Des troncs d’arbres de 5500
ans, gisant dans la tourbe, sont encore visibles sur la plage de
Sainte-Anne à marée basse. Si vous voulez les voir, dépêchez-vous car
des travaux de réensablement qui risquent de démarrer bientôt.
Un membre de mémoire de Saint Pierre,
Jean-Pierre a exposé des photos de la forêt sous-marine lors des
journées du patrimoine. Allons l’ interroger …
Que savez-vous sur cette forêt ?
JP : Ce que je sais vient d’une information
transmise par le géologue, M. Ferchaut, qui avec deux collègues de son
laboratoire ont découvert ces vestiges d’arbres il y a quelques années.
Ils les ont étudiés et ils ont réalisé l’étude préalable au
réensablement de la plage de Sainte-Anne. Concernant les troncs
d’arbres, ils ont prélevé des échantillons, les ont soumis à l’analyse
au carbone 14 en Allemagne. Ils dateraient de 5500 BP* (environ 3500
ans avant notre ère). Ils sont déposés dans la tourbe qui est du même
âge. La tourbe se formant en milieu non salé laisse apparaître qu’à
cette époque le niveau de la mer était plus bas que le niveau actuel, à
peu près au niveau de la première ligne de mouillage. Là, il y avait un
cordon de sable et galets qui protégeait une zone humide en arrière.
Cette zone était tourbeuse et colonisée par des arbres… Le niveau de la
mer remontant, le cordon a reculé jusqu’à la falaise et jusqu’au
parking actuel, écrasant et tassant par là même le marais
qu’antérieurement il protégeait.
C’est seulement depuis la construction de la digue d’Ifremer (en 1970)

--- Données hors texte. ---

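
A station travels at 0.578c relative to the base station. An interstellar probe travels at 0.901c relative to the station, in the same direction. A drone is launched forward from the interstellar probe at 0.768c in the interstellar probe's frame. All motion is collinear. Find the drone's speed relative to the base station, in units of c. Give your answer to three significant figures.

0.996c

First combine the drone and interstellar probe (S''→S'): u₁ = (0.768 + 0.901)/(1 + 0.768×0.901) = 1.669/1.691968 = 0.98643.
Then combine with the station (S'→S): u = (0.98643 + 0.578)/(1 + 0.98643×0.578) = 1.56443/1.57015654 = 0.99635.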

et le départ du sable qui en suivit que ces vestiges sont apparus au
grand jour.
Si vous voulez les découvrir, vous descendez les
escaliers et 200 mètres plus bas vous trouvez les premiers vestiges :
chênes, noisetiers, et d’autres que nous n’avons pas identifiés. Ils
sont entre deux sortes d’épis rocheux recouverts de goémon. Les arbres
sont entre ces épis.
On les trouve au niveau de mi-marée, ils sont
faciles à voir car certains font quelques mètres de long ! Moi et mon
copain Charles en avons compté 4 ( certains sont des troncs d’arbres de
3 ou 4 m de long recouverts de goémon, de coquillages et de sable ) et
nous avons trouvé des débris de bois à plusieurs endroits. C’est donc
un glissement de terrain qui a fait basculer ces arbres qui se sont
donc retrouvés brisés ou ensevelis dans la tourbe, les protégeant ainsi
jusqu’à nos jours.
Mais maintenant qu’ils sont à l’air libre, ne craignez-vous pas qu’ils s’abiment?
JP : bien sûr que si ! Regardez ces morceaux de bois : ils sont
infestés de tarets. Encore quelques années et il ne restera plus rien !
Vous avez entendu parler du port musée de Douarnenez ? Eh bien voilà ce
qui a infesté les coques des bateaux ! C’est un mollusque bivalve au
corps très allongé vermiforme. C’est pour ça que les anglais et les
marins l’appellent ver de mer : il s’attaque au bois plongé dans l’eau
de mer ou l’eau saumâtre au point de faire des désastres maritimes…
Que vont devenir ces vestiges de 5000 ans ?
JP : M. Ferchaut nous dit que lors des travaux de
réensablement, ils seront partiellement recouverts, encore que le
réensablement vise plutôt la partie occidentale de l’estran …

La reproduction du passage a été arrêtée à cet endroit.